On my hunt for zircon in the Bancroft area I managed to find this old mine that had reputedly unearthed some pretty interesting mineral specimens – many of which were said to be radioactive – some of which are reported to have been zircon. Being a gemmologist I was interested to see the crystals, by my experience zircon crystals are generally box shaped with 4 sided pyramids at either end. “A doubly terminated tetragonal prism,” as the lingo describes it.

From my book that is still as of yet unpublished I provide the following extract …

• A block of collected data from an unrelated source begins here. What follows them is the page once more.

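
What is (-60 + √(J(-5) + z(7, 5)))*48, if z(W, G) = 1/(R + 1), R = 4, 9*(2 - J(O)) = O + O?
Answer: -2880 + 16*√745/5 ≈ -2792.7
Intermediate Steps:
J(O) = 2 - 2*O/9 (J(O) = 2 - (O + O)/9 = 2 - 2*O/9)
z(W, G) = ⅕ (z(W, G) = 1/(4 + 1) = 1/5 = ⅕)
(-60 + √(J(-5) + z(7, 5)))*48 = (-60 + √((2 - 2/9*(-5)) + ⅕))*48 = (-60 + √((2 + 10/9) + ⅕))*48 = (-60 + √(28/9 + ⅕))*48 = (-60 + √(149/45))*48 = (-60 + √745/15)*48 = -2880 + 16*√745/5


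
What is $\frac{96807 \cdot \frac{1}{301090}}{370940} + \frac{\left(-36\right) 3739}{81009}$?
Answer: $- \frac{1670379799357793}{1005288607724600} \approx -1.6616$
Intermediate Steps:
$\frac{96807 \cdot \frac{1}{301090}}{370940} + \frac{\left(-36\right) 3739}{81009} = 96807 \cdot \frac{1}{301090} \cdot \frac{1}{370940} - \frac{14956}{9001} = \frac{96807}{301090} \cdot \frac{1}{370940} - \frac{14956}{9001} = \frac{96807}{111686324600} - \frac{14956}{9001} = - \frac{1670379799357793}{1005288607724600}$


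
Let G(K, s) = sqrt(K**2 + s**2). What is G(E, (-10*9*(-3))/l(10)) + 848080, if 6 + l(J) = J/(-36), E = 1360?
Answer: 848080 + 20*sqrt(59102905)/113 ≈ 8.4944e+5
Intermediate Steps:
l(J) = -6 - J/36 (l(J) = -6 + J/(-36) = -6 + J*(-1/36) = -6 - J/36)
G(E, (-10*9*(-3))/l(10)) + 848080 = sqrt(1360**2 + ((-10*9*(-3))/(-6 - 1/36*10))**2) + 848080 = sqrt(1849600 + ((-90*(-3))/(-6 - 5/18))**2) + 848080 = sqrt(1849600 + (270/(-113/18))**2) + 848080 = sqrt(1849600 + (270*(-18/113))**2) + 848080 = sqrt(1849600 + (-4860/113)**2) + 848080 = sqrt(1849600 + 23619600/12769) + 848080 = sqrt(23641162000/12769) + 848080 = 20*sqrt(59102905)/113 + 848080 = 848080 + 20*sqrt(59102905)/113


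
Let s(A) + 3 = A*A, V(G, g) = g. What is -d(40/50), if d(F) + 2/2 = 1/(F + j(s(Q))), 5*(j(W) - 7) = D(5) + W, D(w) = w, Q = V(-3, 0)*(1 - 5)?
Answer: 36/41 ≈ 0.87805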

“In 1955 a pit known as the “Blue Rock Cerium Shaft” was sunk in the bush to the south of Tory Hill. It dropped down to 440 feet, with three levels at 100, 250 and 400 feet.

There is apparently an adit somewhere nearby that leads down to the 100-foot level but I was unable to find it. The No. 1 shaft is about a kilometer and a half to the north, it was 657 feet deep with 4 different levels. “Lead Ura Mines” which later became the “Rare Earth Mining Company” initially explored the No. 1 pit in 1948. No commercial production was ever drawn from either of the “Rare Earth” sites but the legacy of that unsuccessful enterprise still haunts the bush making for an exciting day of discovery.

James and I wandered around the hillside wondering how the mine had appeared and where the head frame was situated. Eastern Hemlock and cedar had shrouded the already decaying concrete abutments and we trod carefully through the waist-high bush not wanting to find ourselves plunging down a hidden pit into the bowels of the earth.

As it turned out a huge concrete slab capped the shaft. James pointed to the cast iron hoops set within. It suggested the option of future removal if the company so desired. There was a small opening at one edge of the concrete slab and I tossed a rock through it. The stone bounced and boomed for six seconds before I heard a great hollow splash”.